In one respect it is positive, as a certain amount of intermixing is created and people share things much more. This can be a good thing, even though for certain subjects it is important to create a space dedicated only to work and to keep it private. Because when we are at work, we are used to dealing with a certain level of problems which it is preferable for our children not to hear, so that they do not worry about them. For certain calls, headphones are required: it is one thing to tell your children or your wives or husbands about workplace conversations, but quite another to let them hear these as they happen. Young children can become very frightened, and you need to take great care about this aspect. If they hear you talk about balance sheet losses, for example, they could think that mummy's or daddy's job is at risk. Work areas are not just useful in order to concentrate, but also to create emotional distance. In the same way that it is a good idea that parents are not present during their children's on-line school tests, at the same time for children it is a good idea that they do not participate in their parents' on-line work discussions.

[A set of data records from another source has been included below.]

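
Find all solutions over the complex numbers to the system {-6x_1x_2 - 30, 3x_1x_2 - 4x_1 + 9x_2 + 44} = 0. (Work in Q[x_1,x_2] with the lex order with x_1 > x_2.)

{(9/4, -20/9), (5, -1)}

Compute a lex Gröbner basis by Buchberger's algorithm.
f_1 = -6x_1x_2 - 30, LT = x_1x_2.
f_2 = 3x_1x_2 - 4x_1 + 9x_2 + 44, LT = x_1x_2.

S(f_1,f_2): lcm = x_1x_2. S = 4/3x_1 - 3x_2 - 29/3.
  reduce S modulo (f_1, f_2):
  remainder 4/3x_1 - 3x_2 - 29/3 ≠ 0; add h_3 = 4/3x_1 - 3x_2 - 29/3 to the basis.

S(f_1,h_3): lcm = x_1x_2. S = 9/4x_2^2 + 29/4x_2 + 5.
  reduce S modulo (f_1, f_2, h_3):
  remainder 9/4x_2^2 + 29/4x_2 + 5 ≠ 0; add h_4 = 9/4x_2^2 + 29/4x_2 + 5 to the basis.

The other S-polynomials (S(f_2,h_3), S(f_1,h_4), S(f_2,h_4), S(h_3,h_4)) all reduce to 0 modulo the current basis, so we have a Gröbner basis.
Inter-reduce: drop elements whose leading term is divisible by another's, tail-reduce, and make monic.
Reduced Gröbner basis: {x_1 - 9/4x_2 - 29/4, x_2^2 + 29/9x_2 + 20/9}.

The lex basis is triangular: the last element involves only x_2. Solving x_2^2 + 29/9x_2 + 20/9 = 0 gives x_2 ∈ {-20/9, -1}; substituting each value into the earlier elements determines the remaining variables.
  x_2 = -20/9: the earlier basis element becomes x_1 - 9/4 = 0, giving x_1 = 9/4 — point (9/4, -20/9).
  x_2 = -1: the earlier basis element becomes x_1 - 5 = 0, giving x_1 = 5 — point (5, -1).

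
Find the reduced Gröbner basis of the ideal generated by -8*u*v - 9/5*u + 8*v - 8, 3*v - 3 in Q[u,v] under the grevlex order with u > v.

The reduced Gröbner basis is the canonical form of the ideal for this ordering.

f_1 = -8*u*v - 9/5*u + 8*v - 8, LT = u*v.
f_2 = 3*v - 3, LT = v.

S(f_1,f_2): lcm = u*v. S = 49/40*u - v + 1.
  reduce S modulo (f_1, f_2):
  remainder 49/40*u ≠ 0; add g_3 = 49/40*u to the basis.

The other S-polynomials (S(f_1,g_3), S(f_2,g_3)) all reduce to 0 modulo the current basis, so we have a Gröbner basis.
Inter-reduce: drop elements whose leading term is divisible by another's, tail-reduce, and make monic.

G = {u, v - 1}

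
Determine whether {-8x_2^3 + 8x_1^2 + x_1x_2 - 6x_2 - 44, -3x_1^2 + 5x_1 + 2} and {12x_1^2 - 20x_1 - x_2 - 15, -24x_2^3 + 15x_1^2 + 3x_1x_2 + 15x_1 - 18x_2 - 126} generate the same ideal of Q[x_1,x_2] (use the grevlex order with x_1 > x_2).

No, the ideals differ.

For a fixed monomial order, each ideal has a unique reduced Gröbner basis; comparing bases decides equality.
Buchberger on the first generating set:
f_1 = -8x_2^3 + 8x_1^2 + x_1x_2 - 6x_2 - 44, LT = x_2^3.
f_2 = -3x_1^2 + 5x_1 + 2, LT = x_1^2.

S(f_1,f_2): leading monomials are coprime, so the S-polynomial reduces to 0 (Buchberger's first criterion).
Every S-polynomial of the final basis reduces to 0, so we have a Gröbner basis.
Inter-reduce: drop elements whose leading term is divisible by another's, tail-reduce, and make monic.
Reduced Gröbner basis: {x_2^3 - 1/8x_1x_2 - 5/3x_1 + 3/4x_2 + 29/6, x_1^2 - 5/3x_1 - 2/3}.

Buchberger on the second generating set:
h_1 = 12x_1^2 - 20x_1 - x_2 - 15, LT = x_1^2.
h_2 = -24x_2^3 + 15x_1^2 + 3x_1x_2 + 15x_1 - 18x_2 - 126, LT = x_2^3.

S(h_1,h_2): leading monomials are coprime, so the S-polynomial reduces to 0 (Buchberger's first criterion).
Every S-polynomial of the final basis reduces to 0, so we have a Gröbner basis.
Inter-reduce: drop elements whose leading term is divisible by another's, tail-reduce, and make monic.
Reduced Gröbner basis: {x_2^3 - 1/8x_1x_2 - 5/3x_1 + 67/96x_2 + 143/32, x_1^2 - 5/3x_1 - 1/12x_2 - 5/4}.

Since the reduced bases disagree, the two ideals are not the same.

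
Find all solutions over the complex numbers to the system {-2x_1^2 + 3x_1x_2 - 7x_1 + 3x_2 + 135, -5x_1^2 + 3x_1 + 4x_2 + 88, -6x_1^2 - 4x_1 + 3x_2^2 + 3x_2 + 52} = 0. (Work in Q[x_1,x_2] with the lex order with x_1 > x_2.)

Compute a lex Gröbner basis by Buchberger's algorithm.
f_1 = -2x_1^2 + 3x_1x_2 - 7x_1 + 3x_2 + 135, LT = x_1^2.
f_2 = -5x_1^2 + 3x_1 + 4x_2 + 88, LT = x_1^2.
f_3 = -6x_1^2 - 4x_1 + 3x_2^2 + 3x_2 + 52, LT = x_1^2.

S(f_1,f_2): lcm = x_1^2. S = -3/2x_1x_2 + 41/10x_1 - 7/10x_2 - 499/10.
  reduce S modulo (f_1, f_2, f_3):
  remainder -3/2x_1x_2 + 41/10x_1 - 7/10x_2 - 499/10 ≠ 0; add h_4 = -3/2x_1x_2 + 41/10x_1 - 7/10x_2 - 499/10 to the basis.

S(f_1,f_3): lcm = x_1^2. S = -3/2x_1x_2 + 17/6x_1 + 1/2x_2^2 - x_2 - 353/6.
  reduce S modulo (f_1, f_2, f_3, h_4):
  remainder -19/15x_1 + 1/2x_2^2 - 3/10x_2 - 134/15 ≠ 0; add h_5 = -19/15x_1 + 1/2x_2^2 - 3/10x_2 - 134/15 to the basis.

S(f_1,h_4): lcm = x_1^2x_2. S = 41/15x_1^2 - 3/2x_1x_2^2 + 91/30x_1x_2 - 499/15x_1 - 3/2x_2^2 - 135/2x_2.
  reduce S modulo (f_1, f_2, f_3, h_4, h_5):
  remainder -4114/285x_2^2 - 5758/855x_2 + 55952/171 ≠ 0; add h_6 = -4114/285x_2^2 - 5758/855x_2 + 55952/171 to the basis.

S(f_3,h_4): lcm = x_1^2x_2. S = 41/15x_1^2 + 1/5x_1x_2 - 499/15x_1 - 1/2x_2^3 - 1/2x_2^2 - 26/3x_2.
  reduce S modulo (f_1, f_2, f_3, h_4, h_5, h_6):
  remainder -894495091/190406205x_2 - 894495091/38081241 ≠ 0; add h_7 = -894495091/190406205x_2 - 894495091/38081241 to the basis.

The other S-polynomials (S(f_2,f_3), S(f_2,h_4), S(f_1,h_5), S(f_2,h_5), S(f_3,h_5), S(h_4,h_5), S(f_1,h_6), S(f_2,h_6), S(f_3,h_6), S(h_4,h_6), S(h_5,h_6), S(f_1,h_7), S(f_2,h_7), S(f_3,h_7), S(h_4,h_7), S(h_5,h_7), S(h_6,h_7)) all reduce to 0 modulo the current basis, so we have a Gröbner basis.
Inter-reduce: drop elements whose leading term is divisible by another's, tail-reduce, and make monic.
Reduced Gröbner basis: {x_1 - 4, x_2 + 5}.

The lex basis is triangular: the last element involves only x_2. Solving x_2 + 5 = 0 gives x_2 ∈ {-5}; substituting each value into the earlier elements determines the remaining variables.
  x_2 = -5: the earlier basis element becomes x_1 - 4 = 0, giving x_1 = 4 — point (4, -5).

{(4, -5)}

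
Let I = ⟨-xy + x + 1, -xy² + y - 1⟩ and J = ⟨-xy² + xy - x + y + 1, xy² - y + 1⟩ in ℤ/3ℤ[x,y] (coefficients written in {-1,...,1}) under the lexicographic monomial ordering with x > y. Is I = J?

Equality of ideals is decidable: compute both reduced Gröbner bases (unique for the ordering) and check whether they agree.
Buchberger on the first generating set:
f_1 = -xy + x + 1, LT = xy.
f_2 = -xy² + y - 1, LT = xy².

S(f_1,f_2): lcm = xy². S = -xy - 1.
  leading term xy: subtract (1)·f_1 from -xy - 1 → -x + 1
  leading term x: no divisor's leading term divides it; move -x to the remainder.
  leading term 1: no divisor's leading term divides it; move 1 to the remainder.
  remainder -x + 1 ≠ 0; add g_3 = -x + 1 to the basis.

S(f_1,g_3): lcm = xy. S = -x + y - 1.
  leading term x: subtract (1)·g_3 from -x + y - 1 → y + 1
  leading term y: no divisor's leading term divides it; move y to the remainder.
  leading term 1: no divisor's leading term divides it; move 1 to the remainder.
  remainder y + 1 ≠ 0; add g_4 = y + 1 to the basis.

The other S-polynomials (S(f_2,g_3), S(f_1,g_4), S(f_2,g_4), S(g_3,g_4)) all reduce to 0 modulo the current basis, so we have a Gröbner basis.
Inter-reduce: drop elements whose leading term is divisible by another's, tail-reduce, and make monic.
Reduced Gröbner basis: {x - 1, y + 1}.

Buchberger on the second generating set:
h_1 = -xy² + xy - x + y + 1, LT = xy².
h_2 = xy² - y + 1, LT = xy².

S(h_1,h_2): lcm = xy². S = -xy + x + 1.
  leading term xy: no divisor's leading term divides it; move -xy to the remainder.
  leading term x: no divisor's leading term divides it; move x to the remainder.
  leading term 1: no divisor's leading term divides it; move 1 to the remainder.
  remainder -xy + x + 1 ≠ 0; add k_3 = -xy + x + 1 to the basis.

S(h_1,k_3): lcm = xy². S = x - 1.
  leading term x: no divisor's leading term divides it; move x to the remainder.
  leading term 1: no divisor's leading term divides it; move -1 to the remainder.
  remainder x - 1 ≠ 0; add k_4 = x - 1 to the basis.

S(h_1,k_4): lcm = xy². S = -xy + x + y² - y - 1.
  leading term xy: subtract (1)·k_3 from -xy + x + y² - y - 1 → y² - y + 1
  leading term y²: no divisor's leading term divides it; move y² to the remainder.
  leading term y: no divisor's leading term divides it; move -y to the remainder.
  leading term 1: no divisor's leading term divides it; move 1 to the remainder.
  remainder y² - y + 1 ≠ 0; add k_5 = y² - y + 1 to the basis.

S(k_3,k_4): lcm = xy. S = -x + y - 1.
  leading term x: subtract (-1)·k_4 from -x + y - 1 → y + 1
  leading term y: no divisor's leading term divides it; move y to the remainder.
  leading term 1: no divisor's leading term divides it; move 1 to the remainder.
  remainder y + 1 ≠ 0; add k_6 = y + 1 to the basis.

The other S-polynomials (S(h_2,k_3), S(h_2,k_4), S(h_1,k_5), S(h_2,k_5), S(k_3,k_5), S(k_4,k_5), S(h_1,k_6), S(h_2,k_6), S(k_3,k_6), S(k_4,k_6), S(k_5,k_6)) all reduce to 0 modulo the current basis, so we have a Gröbner basis.
Inter-reduce: drop elements whose leading term is divisible by another's, tail-reduce, and make monic.
Reduced Gröbner basis: {x - 1, y + 1}.

The two bases agree; hence the ideals are identical.

Yes, the ideals are equal.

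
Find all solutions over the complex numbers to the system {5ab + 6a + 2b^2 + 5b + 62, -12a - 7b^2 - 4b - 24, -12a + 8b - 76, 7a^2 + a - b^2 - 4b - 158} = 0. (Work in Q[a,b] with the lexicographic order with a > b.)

Compute a lex Gröbner basis by Buchberger's algorithm.
f_1 = 5ab + 6a + 2b^2 + 5b + 62, LT = ab.
f_2 = -12a - 7b^2 - 4b - 24, LT = a.
f_3 = -12a + 8b - 76, LT = a.
f_4 = 7a^2 + a - b^2 - 4b - 158, LT = a^2.

S(f_1,f_2): lcm = ab. S = 6/5a - 7/12b^3 + 1/15b^2 - b + 62/5.
  reduce S modulo (f_1, f_2, f_3, f_4):
  remainder -7/12b^3 - 19/30b^2 - 7/5b + 10 ≠ 0; add h_5 = -7/12b^3 - 19/30b^2 - 7/5b + 10 to the basis.

S(f_1,f_3): lcm = ab. S = 6/5a + 16/15b^2 - 16/3b + 62/5.
  reduce S modulo (f_1, f_2, f_3, f_4, h_5):
  remainder 11/30b^2 - 86/15b + 10 ≠ 0; add h_6 = 11/30b^2 - 86/15b + 10 to the basis.

S(f_1,f_4): lcm = a^2b. S = 6/5a^2 + 2/5ab^2 + 6/7ab + 62/5a + 1/7b^3 + 4/7b^2 + 158/7b.
  reduce S modulo (f_1, f_2, f_3, f_4, h_5, h_6):
  remainder -30388/539b + 60776/539 ≠ 0; add h_7 = -30388/539b + 60776/539 to the basis.

The other S-polynomials (S(f_2,f_3), S(f_2,f_4), S(f_3,f_4), S(f_1,h_5), S(f_2,h_5), S(f_3,h_5), S(f_4,h_5), S(f_1,h_6), S(f_2,h_6), S(f_3,h_6), S(f_4,h_6), S(h_5,h_6), S(f_1,h_7), S(f_2,h_7), S(f_3,h_7), S(f_4,h_7), S(h_5,h_7), S(h_6,h_7)) all reduce to 0 modulo the current basis, so we have a Gröbner basis.
Inter-reduce: drop elements whose leading term is divisible by another's, tail-reduce, and make monic.
Reduced Gröbner basis: {a + 5, b - 2}.

From the last basis element, b - 2 = 0, so b takes values in {2}. Each choice, substituted upward through the basis, yields the corresponding point(s) of the solution set.
  b = 2: the earlier basis element becomes a + 5 = 0, giving a = -5 — point (-5, 2).

{(-5, 2)}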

How should you set up smart working in such a way that people are not overwhelmed?
You need a sense of purpose. One of the characteristics of smart working is to work towards objectives, including medium-term ones, and to have a feedback system. It is important to set up a system in which those responsible can take a moment to check how activity is progressing and convey their proximity, without seeking to organise everything.
And how can time be managed, given that meetings start in the morning and finish in the evening?
The solution is to plan your day and create times for meetings with colleagues. One good idea is to encourage your colleagues to have a chat outside work calls. Some might telephone each other before their meals to wish each other “Bon Appétit”; something silly, but actually not that silly, as this is nothing other than the need to maintain ties. Whereas previously they might have left together to take an aperitif, now everything becomes virtual.
Do people need to maintain those little daily habits they had with others and perhaps also for themselves?
Certainly, for men, for example, to have a shave, and for women to attend to their hairdo. These aspects help to fight off a touch of depression, but do not influence relational aspects. With other people it could be helpful to make contact just to watch a film together, because succeeding in cultivating relationships is of fundamental importance. We can suggest books and films to each other and at certain times we can certainly feel bored. If previously our colleague was also the person in whom we confided work-related problems and concerns, it is a good idea to find a way to continue to do so now too!
Will sharing your own domestic intimacy, from your home clothes to the pictures hanging on the walls, change something in the relationship between colleagues?
In the current times it is difficult to have aggressive calls; voices are generally calmer, more collaborative than during the normal workplace bustle. It is rare for someone to dress in a jacket and tie for a call. There is a greater level of informality during videoconferences, and this is dictated by the times we live in and by the need to share, to have relationships. Even showing the pictures behind you is a need to communicate. How much will remain afterwards, however, depends upon the depth of the relationship exchanges.